Here at St. Paul's we use a full text bulletin. For the uninitiated, this means that each week we have a bulletin that conveys the full text of the Book of Common Prayer service without the clumsy page turning, hunting, and pecking.
In the three years we've been tweaking this bulletin, I've found that the folks who complied the BCP love punctuation and love to use it sporadically, and, as far as I can tell, without regard for the actual rules of grammar.
Most of the time it isn't really an issue. Sometimes it means a prayer read in unison sounds funny. Sometimes it means nothing. And sometimes, it is really important.
This weekend I had the joy of attending the ordination of Susan Sowers over at St. Christopher's Church in Pensacola. I love ordinations. They are filled with pomp and circumstance. They remind me of my own ordination to the priesthood on Jan 24, 2008. The renew in me the call that I began pursuing those many years ago.
At every ordination, however, I take issue with one answer given by the ordinand. "I am willing and ready to do so; and I solemnly declare that I do believe the Holy Scriptures of the Old and New Testament to be the Word of God, and to contain all things necessary to salvation; and I do solemnly engage to conform to the doctrine, discipline, and worship of The Episcopal Church."
I take issue with the case of the word "Word." And I take issue with extra fervor as I prepare to preach on John's great prologue for the First Sunday after Christmas.
In my understanding, the Word of God, is the second person of the Trinity; God the Son; Jesus; the Messiah. Co-eternal with the Father and Holy Spirit. Of one being. The one through whom all things were made.

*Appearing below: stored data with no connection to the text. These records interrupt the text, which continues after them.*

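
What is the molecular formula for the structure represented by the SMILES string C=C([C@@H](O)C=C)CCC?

Heavy atoms from the SMILES: 8 C, 1 O.
Implicit hydrogens by atom environment:
  4 × C: 2 H each → 8
  2 × C: 1 H each → 2
  1 × C: 3 H
  1 × C: no H
  1 × O: 1 H
  Total hydrogens = 14.
Molecular formula: C8H14O

C8H14O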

The Holy Scriptures of the Old and New Testaments are not co-eternal with God. They are not of one being with the Father. Creation did not come into being through them. They are, in my way of thinking, the word of God. The Catechism seems to affirm this, while still using a capital-W when, on page 853 of the 1979 BCP it states:
Q. Why do we call the Holy Scriptures the [w]ord of God?
A. We call them the [w]ord of God because God inspired their human authors and because God still speaks to us through the Bible.
It is, as I see it, the same nuance as saying, "Jesus is the Truth while the Bible speaks truth." Jesus is the Word of God, while the Bible speaks the word of God.
Maybe I'm making too much of this, but I think that the confusion of case has lead to a gross misunderstanding of Scripture, especially in the Western, Northern church, post-enlightenment.
As I read the word from John declaring the incarnation of Word, I'm struck by the power that both give, but know that it is only the Word that gives life, light, and salvation.